EvilTokens abuses this flow. The attack sequence runs as follows:

  • Victims receive emails containing documents (PDFs, HTML files, DOCX, XLSX, or SVG) with QR codes or hyperlinks
  • Clicking the link takes the victim to a phishing page that mimics Adobe Acrobat, DocuSign, or a similar trusted service
  • The page displays a verification code and a "Continue to Microsoft" button
  • Clicking that button redirects the victim to the real Microsoft device login page
  • Once the victim authenticates, the attacker harvests both the short lived access token and the long lived refresh token

The critical detail: because the victim authenticates on the real Microsoft login page, multi factor authentication provides no protection. The MFA challenge is completed by the victim, and the resulting tokens are captured by the attacker.

What Attackers Get

Once the tokens are harvested, the attacker has immediate access to everything associated with the victim's Microsoft 365 account:

  • Full email access, including the ability to send messages as the victim
  • OneDrive and SharePoint files
  • Microsoft Teams conversations and data
  • SSO impersonation across all connected Microsoft services

This access enables business email compromise (BEC) attacks, where the attacker uses a legitimate account to send fraudulent invoices, redirect payments, or steal sensitive documents. The FBI estimates BEC attacks cost organizations over $55 billion globally between 2013 and 2025.

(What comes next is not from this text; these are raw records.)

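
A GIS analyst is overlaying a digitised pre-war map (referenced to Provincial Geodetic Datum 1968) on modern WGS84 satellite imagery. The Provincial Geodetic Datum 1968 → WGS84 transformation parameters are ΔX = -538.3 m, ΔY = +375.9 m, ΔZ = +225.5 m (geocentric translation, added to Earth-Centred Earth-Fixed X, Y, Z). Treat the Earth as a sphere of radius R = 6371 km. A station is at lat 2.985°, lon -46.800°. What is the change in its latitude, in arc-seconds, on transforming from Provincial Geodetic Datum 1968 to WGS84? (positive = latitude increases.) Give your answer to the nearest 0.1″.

Δφ = 8.4″

sin φ = 0.052075, cos φ = 0.998643, sin λ = -0.728969, cos λ = 0.684547.
North component: ΔN = −sin φ cos λ·ΔX − sin φ sin λ·ΔY + cos φ·ΔZ = −(0.052075)(0.684547)(-538.3) − (0.052075)(-0.728969)(375.9) + (0.998643)(225.5) = 258.65 m.
1° of latitude spans πR/180 = 111195 m, so Δφ = 258.65 / 111195 × 3600 = 8.374″.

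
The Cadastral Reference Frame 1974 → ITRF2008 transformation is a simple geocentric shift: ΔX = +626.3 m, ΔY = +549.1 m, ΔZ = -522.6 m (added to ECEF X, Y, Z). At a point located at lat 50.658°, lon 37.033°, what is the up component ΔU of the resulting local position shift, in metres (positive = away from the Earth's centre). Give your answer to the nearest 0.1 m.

ΔU = 122.4 m

The local up (radial) axis is (cos φ cos λ, cos φ sin λ, sin φ), giving ΔU = 316.954 + 209.652 − 404.166 = 122.44 m.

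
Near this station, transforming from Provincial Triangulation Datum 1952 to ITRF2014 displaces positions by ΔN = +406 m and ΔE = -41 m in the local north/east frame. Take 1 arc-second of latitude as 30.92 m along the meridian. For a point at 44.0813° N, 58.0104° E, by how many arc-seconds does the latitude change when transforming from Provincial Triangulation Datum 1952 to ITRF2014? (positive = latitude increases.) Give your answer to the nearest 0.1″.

Δφ = 13.1″

1″ of latitude = 30.92 m, so Δφ = 406.0 / 30.92 = 13.131″.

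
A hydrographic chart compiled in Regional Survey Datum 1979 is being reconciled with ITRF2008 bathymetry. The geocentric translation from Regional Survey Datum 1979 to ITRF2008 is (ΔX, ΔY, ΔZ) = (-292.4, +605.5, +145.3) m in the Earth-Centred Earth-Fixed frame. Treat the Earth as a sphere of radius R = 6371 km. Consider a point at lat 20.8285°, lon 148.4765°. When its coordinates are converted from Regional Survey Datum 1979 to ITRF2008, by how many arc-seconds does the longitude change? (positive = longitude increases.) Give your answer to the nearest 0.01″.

Δλ = -12.58″

sin φ = 0.355572, cos φ = 0.934649, sin λ = 0.522848, cos λ = -0.852426.
East component: ΔE = −sin λ·ΔX + cos λ·ΔY = −(0.522848)(-292.4) + (-0.852426)(605.5) = -363.26 m.
1° of latitude spans πR/180 = 111195 m; at latitude φ, 1° of longitude spans that × cos φ = 103928.2 m, so Δλ = -363.26 / 103928.2 × 3600 = -12.583″.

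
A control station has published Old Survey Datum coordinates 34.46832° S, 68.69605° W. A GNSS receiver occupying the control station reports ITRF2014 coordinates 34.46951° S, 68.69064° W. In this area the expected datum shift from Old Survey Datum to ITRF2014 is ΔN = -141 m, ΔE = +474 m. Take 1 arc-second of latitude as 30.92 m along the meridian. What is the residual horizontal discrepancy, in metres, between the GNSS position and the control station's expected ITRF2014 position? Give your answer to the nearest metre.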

Why This Is Different From Regular Phishing

Traditional phishing creates a fake login page to steal usernames and passwords. Modern defenses like MFA make those attacks significantly harder because the attacker also needs the second factor.

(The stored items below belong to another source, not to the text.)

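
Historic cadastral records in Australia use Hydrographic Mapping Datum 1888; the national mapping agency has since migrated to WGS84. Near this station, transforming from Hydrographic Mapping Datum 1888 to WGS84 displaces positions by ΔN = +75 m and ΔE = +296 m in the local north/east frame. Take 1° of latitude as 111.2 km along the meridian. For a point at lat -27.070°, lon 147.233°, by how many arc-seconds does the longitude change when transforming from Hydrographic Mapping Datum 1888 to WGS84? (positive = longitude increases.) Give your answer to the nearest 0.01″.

At latitude -27.070°, cos φ = 0.890451.
1° of longitude at this latitude = 111.2 × cos φ = 99.02 km, so Δλ = 296.0 / 99018.2 = 0.0029894° = 10.762″.

Δλ = 10.76″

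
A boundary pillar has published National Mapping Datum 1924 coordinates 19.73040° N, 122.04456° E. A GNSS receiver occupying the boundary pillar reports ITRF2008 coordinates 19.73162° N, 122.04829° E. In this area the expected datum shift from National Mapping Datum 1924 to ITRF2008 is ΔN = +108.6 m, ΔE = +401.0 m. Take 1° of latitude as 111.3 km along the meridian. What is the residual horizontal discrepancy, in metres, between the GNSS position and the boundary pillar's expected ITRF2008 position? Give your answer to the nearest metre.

29 m

Observed coordinate differences: Δφ = +0.00122°, Δλ = +0.00373°.
Converting to metres (1° lat = 111300 m, cos φ = 0.941292): observed ΔN = 135.8 m, observed ΔE = 390.8 m.
Subtracting the expected shift leaves a residual of 135.8 − (108.6) = 27.2 m north and 390.8 − (401.0) = -10.2 m east.
Residual distance = √(27.2² + (-10.2)²) = 29.0 m.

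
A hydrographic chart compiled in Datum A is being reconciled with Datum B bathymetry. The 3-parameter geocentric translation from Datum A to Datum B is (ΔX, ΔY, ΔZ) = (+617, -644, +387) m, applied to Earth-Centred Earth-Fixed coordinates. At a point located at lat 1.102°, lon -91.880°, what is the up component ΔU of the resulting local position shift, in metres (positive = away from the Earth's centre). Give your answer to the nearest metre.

At φ = 1.102°, λ = -91.880°: sin φ = 0.019232, cos φ = 0.999815, sin λ = -0.999462, cos λ = -0.032806.
ΔU = cos φ cos λ·ΔX + cos φ sin λ·ΔY + sin φ·ΔZ = (0.999815)(-0.032806)(617) + (0.999815)(-0.999462)(-644) + (0.019232)(387) = 630.74 m.

ΔU = 631 m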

Device code phishing sidesteps this entirely. The victim never enters their password on a fake page. They authenticate on the real Microsoft site, complete MFA on their own device, and unknowingly authorize a session that the attacker controls. From the victim's perspective, everything looks legitimate because it is legitimate, until the token is stolen.

This represents a growing trend in advanced phishing techniques that bypass traditional security measures. Adversary in the middle (AITM) and device code phishing are increasingly replacing simple credential harvesting as the primary attack vector.

The Phishing as a Service Economy

EvilTokens is part of a growing underground economy where sophisticated attack tools are packaged and sold as turnkey products. Like legitimate SaaS platforms, these kits offer customer support, regular updates, and feature roadmaps. The barrier to entry for launching sophisticated phishing campaigns has dropped to the price of a Telegram subscription and a few hundred dollars.

This follows the same pattern seen with the Tycoon 2FA phishing service, which was responsible for 62% of phishing attacks before Europol seized its infrastructure in March 2026. When law enforcement takes down one platform, replacements appear within weeks.

How to Protect Your Organization

Device code phishing exploits a legitimate OAuth flow, which makes it harder to block without disrupting normal operations. Here is what security teams should consider:

  • Restrict or disable device code authentication in Azure AD conditional access policies if your organization does not use IoT or limited input devices
  • Monitor for unusual device code authentication events in Azure AD sign in logs
  • Implement conditional access policies that restrict token issuance to compliant or managed devices only
  • Train employees to recognize unexpected "device code" or "verification code" prompts, especially when they arrive via email
  • Deploy email security solutions that can detect and quarantine messages containing suspicious QR codes or device code lures
  • Review Sekoia's published indicators of compromise and YARA rules for EvilTokens infrastructure

The Bottom Line

EvilTokens demonstrates that MFA alone is no longer sufficient to protect Microsoft 365 accounts. Device code phishing turns the authentication system against itself, using the real Microsoft login page as the weapon. With 340 organizations already compromised across seven countries and the kit actively expanding, this threat is growing faster than most security teams can respond.

If your organization uses Microsoft 365, check whether device code authentication is enabled in your Azure AD tenant. If nobody needs it, disable it today.